Your arguments remind me of the challenge that the philosopher Hubert Dreyfus made to the MIT AI Lab back in the 60s (at that time under the auspices of MIT Project MAC). Like you, he simply didn’t believe that computers could have “the ability to approach new situations and improvise solutions”, and his specific challenge was that there was no way that their new chess program could possibly beat him. This may sound ridiculous to us today, just because of how far we’ve advanced, but at that time chess-playing programs were extremely weak, and many thought – for the same reasons you elucidate – that they would remain so forever. But even then – the year was 1967 – a Project MAC system programmer named Richard Greenblatt had written an updated program called MacHack. They accepted the challenge and, long story short, MacHack beat Dreyfus decisively – much as it has beaten me many many times – and sent him back to rethink his hypotheses about how “stupid” computers were.
Today we’re simply continuing on that same arc of advancement in AI.

I don’t know… how is finding directions between two points much different than just either brute-forcing Dijkstra’s Algorithm(for a small enough graph) or having some way to short-circuit it to make the graph smaller?
The problem is to do what getting directions on Google Maps does today, taking into account modes of transportation, traffic, road size, etc. The actual problem was like “Give me directions from my house to a hotel in London” I suspect this could be done now if they tied in with travel sites, but most people would rather partition the problem themselves. (And I took the class before airline deregulation when getting airline tickets was a lot more sane than today.)

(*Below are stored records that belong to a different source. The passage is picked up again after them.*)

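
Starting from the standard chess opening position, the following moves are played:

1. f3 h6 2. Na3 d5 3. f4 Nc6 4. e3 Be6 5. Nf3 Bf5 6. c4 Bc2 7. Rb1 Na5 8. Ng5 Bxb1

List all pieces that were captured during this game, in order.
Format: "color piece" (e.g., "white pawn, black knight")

Tracking captures:
  Bxb1: captured white rook

white rook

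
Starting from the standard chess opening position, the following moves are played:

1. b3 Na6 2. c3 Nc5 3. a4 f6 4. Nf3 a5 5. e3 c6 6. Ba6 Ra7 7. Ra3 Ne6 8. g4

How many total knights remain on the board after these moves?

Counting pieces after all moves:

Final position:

  a b c d e f g h
  ─────────────────
8│· · ♝ ♛ ♚ ♝ ♞ ♜│8
7│♜ ♟ · ♟ ♟ · ♟ ♟│7
6│♗ · ♟ · ♞ ♟ · ·│6
5│♟ · · · · · · ·│5
4│♙ · · · · · ♙ ·│4
3│♖ ♙ ♙ · ♙ ♘ · ·│3
2│· · · ♙ · ♙ · ♙│2
1│· ♘ ♗ ♕ ♔ · · ♖│1
  ─────────────────
  a b c d e f g h


4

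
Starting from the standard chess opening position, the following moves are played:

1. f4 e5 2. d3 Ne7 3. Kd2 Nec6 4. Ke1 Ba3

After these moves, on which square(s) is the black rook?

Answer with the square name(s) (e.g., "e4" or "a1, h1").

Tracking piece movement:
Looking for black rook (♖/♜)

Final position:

  a b c d e f g h
  ─────────────────
8│♜ ♞ ♝ ♛ ♚ · · ♜│8
7│♟ ♟ ♟ ♟ · ♟ ♟ ♟│7
6│· · ♞ · · · · ·│6
5│· · · · ♟ · · ·│5
4│· · · · · ♙ · ·│4
3│♝ · · ♙ · · · ·│3
2│♙ ♙ ♙ · ♙ · ♙ ♙│2
1│♖ ♘ ♗ ♕ ♔ ♗ ♘ ♖│1
  ─────────────────
  a b c d e f g h


a8, h8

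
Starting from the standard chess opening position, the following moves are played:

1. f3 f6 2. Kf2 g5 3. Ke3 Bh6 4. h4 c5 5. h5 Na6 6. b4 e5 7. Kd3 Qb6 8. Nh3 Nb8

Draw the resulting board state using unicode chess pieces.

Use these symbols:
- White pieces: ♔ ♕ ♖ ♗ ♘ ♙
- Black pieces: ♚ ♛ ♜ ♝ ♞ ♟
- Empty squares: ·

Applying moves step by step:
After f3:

♜ ♞ ♝ ♛ ♚ ♝ ♞ ♜
♟ ♟ ♟ ♟ ♟ ♟ ♟ ♟
· · · · · · · ·
· · · · · · · ·
· · · · · · · ·
· · · · · ♙ · ·
♙ ♙ ♙ ♙ ♙ · ♙ ♙
♖ ♘ ♗ ♕ ♔ ♗ ♘ ♖


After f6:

♜ ♞ ♝ ♛ ♚ ♝ ♞ ♜
♟ ♟ ♟ ♟ ♟ · ♟ ♟
· · · · · ♟ · ·
· · · · · · · ·
· · · · · · · ·
· · · · · ♙ · ·
♙ ♙ ♙ ♙ ♙ · ♙ ♙
♖ ♘ ♗ ♕ ♔ ♗ ♘ ♖


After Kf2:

♜ ♞ ♝ ♛ ♚ ♝ ♞ ♜
♟ ♟ ♟ ♟ ♟ · ♟ ♟
· · · · · ♟ · ·
· · · · · · · ·
· · · · · · · ·
· · · · · ♙ · ·
♙ ♙ ♙ ♙ ♙ ♔ ♙ ♙
♖ ♘ ♗ ♕ · ♗ ♘ ♖


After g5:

♜ ♞ ♝ ♛ ♚ ♝ ♞ ♜
♟ ♟ ♟ ♟ ♟ · · ♟
· · · · · ♟ · ·
· · · · · · ♟ ·
· · · · · · · ·
· · · · · ♙ · ·
♙ ♙ ♙ ♙ ♙ ♔ ♙ ♙
♖ ♘ ♗ ♕ · ♗ ♘ ♖


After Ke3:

♜ ♞ ♝ ♛ ♚ ♝ ♞ ♜
♟ ♟ ♟ ♟ ♟ · · ♟
· · · · · ♟ · ·
· · · · · · ♟ ·
· · · · · · · ·
· · · · ♔ ♙ · ·
♙ ♙ ♙ ♙ ♙ · ♙ ♙
♖ ♘ ♗ ♕ · ♗ ♘ ♖


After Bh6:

♜ ♞ ♝ ♛ ♚ · ♞ ♜
♟ ♟ ♟ ♟ ♟ · · ♟
· · · · · ♟ · ♝
· · · · · · ♟ ·
· · · · · · · ·
· · · · ♔ ♙ · ·
♙ ♙ ♙ ♙ ♙ · ♙ ♙
♖ ♘ ♗ ♕ · ♗ ♘ ♖


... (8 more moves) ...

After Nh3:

♜ · ♝ · ♚ · ♞ ♜
♟ ♟ · ♟ · · · ♟
♞ ♛ · · · ♟ · ♝
· · ♟ · ♟ · ♟ ♙
· ♙ · · · · · ·
· · · ♔ · ♙ · ♘
♙ · ♙ ♙ ♙ · ♙ ·
♖ ♘ ♗ ♕ · ♗ · ♖


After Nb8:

♜ ♞ ♝ · ♚ · ♞ ♜
♟ ♟ · ♟ · · · ♟
· ♛ · · · ♟ · ♝
· · ♟ · ♟ · ♟ ♙
· ♙ · · · · · ·
· · · ♔ · ♙ · ♘
♙ · ♙ ♙ ♙ · ♙ ·
♖ ♘ ♗ ♕ · ♗ · ♖



  a b c d e f g h
  ─────────────────
8│♜ ♞ ♝ · ♚ · ♞ ♜│8
7│♟ ♟ · ♟ · · · ♟│7
6│· ♛ · · · ♟ · ♝│6
5│· · ♟ · ♟ · ♟ ♙│5
4│· ♙ · · · · · ·│4
3│· · · ♔ · ♙ · ♘│3
2│♙ · ♙ ♙ ♙ · ♙ ·│2
1│♖ ♘ ♗ ♕ · ♗ · ♖│1
  ─────────────────
  a b c d e f g h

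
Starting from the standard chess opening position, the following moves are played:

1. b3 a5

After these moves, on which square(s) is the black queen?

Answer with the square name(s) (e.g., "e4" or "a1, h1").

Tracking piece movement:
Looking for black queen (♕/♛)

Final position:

  a b c d e f g h
  ─────────────────
8│♜ ♞ ♝ ♛ ♚ ♝ ♞ ♜│8
7│· ♟ ♟ ♟ ♟ ♟ ♟ ♟│7
6│· · · · · · · ·│6
5│♟ · · · · · · ·│5
4│· · · · · · · ·│4
3│· ♙ · · · · · ·│3
2│♙ · ♙ ♙ ♙ ♙ ♙ ♙│2
1│♖ ♘ ♗ ♕ ♔ ♗ ♘ ♖│1
  ─────────────────
  a b c d e f g h


d8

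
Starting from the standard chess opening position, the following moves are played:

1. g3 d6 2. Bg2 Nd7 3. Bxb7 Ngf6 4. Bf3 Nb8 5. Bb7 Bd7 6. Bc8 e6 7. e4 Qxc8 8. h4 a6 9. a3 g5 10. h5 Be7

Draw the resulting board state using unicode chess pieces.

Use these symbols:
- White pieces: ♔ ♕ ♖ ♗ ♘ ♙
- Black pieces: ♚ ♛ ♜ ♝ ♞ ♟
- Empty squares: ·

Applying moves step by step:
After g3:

♜ ♞ ♝ ♛ ♚ ♝ ♞ ♜
♟ ♟ ♟ ♟ ♟ ♟ ♟ ♟
· · · · · · · ·
· · · · · · · ·
· · · · · · · ·
· · · · · · ♙ ·
♙ ♙ ♙ ♙ ♙ ♙ · ♙
♖ ♘ ♗ ♕ ♔ ♗ ♘ ♖


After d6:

♜ ♞ ♝ ♛ ♚ ♝ ♞ ♜
♟ ♟ ♟ · ♟ ♟ ♟ ♟
· · · ♟ · · · ·
· · · · · · · ·
· · · · · · · ·
· · · · · · ♙ ·
♙ ♙ ♙ ♙ ♙ ♙ · ♙
♖ ♘ ♗ ♕ ♔ ♗ ♘ ♖


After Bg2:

♜ ♞ ♝ ♛ ♚ ♝ ♞ ♜
♟ ♟ ♟ · ♟ ♟ ♟ ♟
· · · ♟ · · · ·
· · · · · · · ·
· · · · · · · ·
· · · · · · ♙ ·
♙ ♙ ♙ ♙ ♙ ♙ ♗ ♙
♖ ♘ ♗ ♕ ♔ · ♘ ♖


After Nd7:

♜ · ♝ ♛ ♚ ♝ ♞ ♜
♟ ♟ ♟ ♞ ♟ ♟ ♟ ♟
· · · ♟ · · · ·
· · · · · · · ·
· · · · · · · ·
· · · · · · ♙ ·
♙ ♙ ♙ ♙ ♙ ♙ ♗ ♙
♖ ♘ ♗ ♕ ♔ · ♘ ♖


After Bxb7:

♜ · ♝ ♛ ♚ ♝ ♞ ♜
♟ ♗ ♟ ♞ ♟ ♟ ♟ ♟
· · · ♟ · · · ·
· · · · · · · ·
· · · · · · · ·
· · · · · · ♙ ·
♙ ♙ ♙ ♙ ♙ ♙ · ♙
♖ ♘ ♗ ♕ ♔ · ♘ ♖


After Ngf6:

♜ · ♝ ♛ ♚ ♝ · ♜
♟ ♗ ♟ ♞ ♟ ♟ ♟ ♟
· · · ♟ · ♞ · ·
· · · · · · · ·
· · · · · · · ·
· · · · · · ♙ ·
♙ ♙ ♙ ♙ ♙ ♙ · ♙
♖ ♘ ♗ ♕ ♔ · ♘ ♖


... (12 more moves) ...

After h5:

♜ ♞ ♛ · ♚ ♝ · ♜
· · ♟ ♝ · ♟ · ♟
♟ · · ♟ ♟ ♞ · ·
· · · · · · ♟ ♙
· · · · ♙ · · ·
♙ · · · · · ♙ ·
· ♙ ♙ ♙ · ♙ · ·
♖ ♘ ♗ ♕ ♔ · ♘ ♖


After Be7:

♜ ♞ ♛ · ♚ · · ♜
· · ♟ ♝ ♝ ♟ · ♟
♟ · · ♟ ♟ ♞ · ·
· · · · · · ♟ ♙
· · · · ♙ · · ·
♙ · · · · · ♙ ·
· ♙ ♙ ♙ · ♙ · ·
♖ ♘ ♗ ♕ ♔ · ♘ ♖



  a b c d e f g h
  ─────────────────
8│♜ ♞ ♛ · ♚ · · ♜│8
7│· · ♟ ♝ ♝ ♟ · ♟│7
6│♟ · · ♟ ♟ ♞ · ·│6
5│· · · · · · ♟ ♙│5
4│· · · · ♙ · · ·│4
3│♙ · · · · · ♙ ·│3
2│· ♙ ♙ ♙ · ♙ · ·│2
1│♖ ♘ ♗ ♕ ♔ · ♘ ♖│1
  ─────────────────
  a b c d e f g h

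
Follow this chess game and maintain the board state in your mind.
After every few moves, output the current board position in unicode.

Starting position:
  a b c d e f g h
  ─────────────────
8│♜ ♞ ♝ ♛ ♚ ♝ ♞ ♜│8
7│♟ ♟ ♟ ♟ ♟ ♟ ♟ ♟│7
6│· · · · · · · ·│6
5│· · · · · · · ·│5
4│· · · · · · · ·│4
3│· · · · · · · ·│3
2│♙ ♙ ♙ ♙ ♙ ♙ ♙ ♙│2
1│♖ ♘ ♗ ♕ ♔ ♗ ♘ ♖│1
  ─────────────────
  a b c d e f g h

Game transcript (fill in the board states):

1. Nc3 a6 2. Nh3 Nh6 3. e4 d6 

  a b c d e f g h
  ─────────────────
8│♜ ♞ ♝ ♛ ♚ ♝ · ♜│8
7│· ♟ ♟ · ♟ ♟ ♟ ♟│7
6│♟ · · ♟ · · · ♞│6
5│· · · · · · · ·│5
4│· · · · ♙ · · ·│4
3│· · ♘ · · · · ♘│3
2│♙ ♙ ♙ ♙ · ♙ ♙ ♙│2
1│♖ · ♗ ♕ ♔ ♗ · ♖│1
  ─────────────────
  a b c d e f g h

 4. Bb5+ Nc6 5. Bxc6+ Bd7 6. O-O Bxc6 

  a b c d e f g h
  ─────────────────
8│♜ · · ♛ ♚ ♝ · ♜│8
7│· ♟ ♟ · ♟ ♟ ♟ ♟│7
6│♟ · ♝ ♟ · · · ♞│6
5│· · · · · · · ·│5
4│· · · · ♙ · · ·│4
3│· · ♘ · · · · ♘│3
2│♙ ♙ ♙ ♙ · ♙ ♙ ♙│2
1│♖ · ♗ ♕ · ♖ ♔ ·│1
  ─────────────────
  a b c d e f g h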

I suspect the graph traversal part was the easiest part.

Your arguments remind me of the challenge that the philosopher Hubert Dreyfus made to the MIT AI Lab back in the 60s (at that time under the auspices of MIT Project MAC). Like you, he simply didn’t believe that computers could have “the ability to approach new situations and improvise solutions”, and his specific challenge was that there was no way that their new chess program could possibly beat him. This may sound ridiculous to us today, just because of how far we’ve advanced, but at that time chess-playing programs were extremely weak, and many thought – for the same reasons you elucidate – that they would remain so forever. But even then – the year was 1967 – a Project MAC system programmer named Richard Greenblatt had written an updated program called MacHack. They accepted the challenge and, long story short, MacHack beat Dreyfus decisively – much as it has beaten me many many times – and sent him back to rethink his hypotheses about how “stupid” computers were.
Today we’re simply continuing on that same arc of advancement in AI.
Damn - I meant Dreyfus, not Penrose, when I talked about Pat Winston chortling.
Dreyfus’ big mistake was in seeing chess as a creative activity, as opposed to a search strategy using some simple rules. Which he probably didn’t apply very well. It’s kind of like John Henry and the hammer, with less sweat.
A true AI will be able to do something for which there are no algorithms or heuristics yet. or find new ones.
General theorem provers were hot for a while - has there been real progress? Certain types of verification with certain types of equivalency checkers get used all the time but that’s not the general case.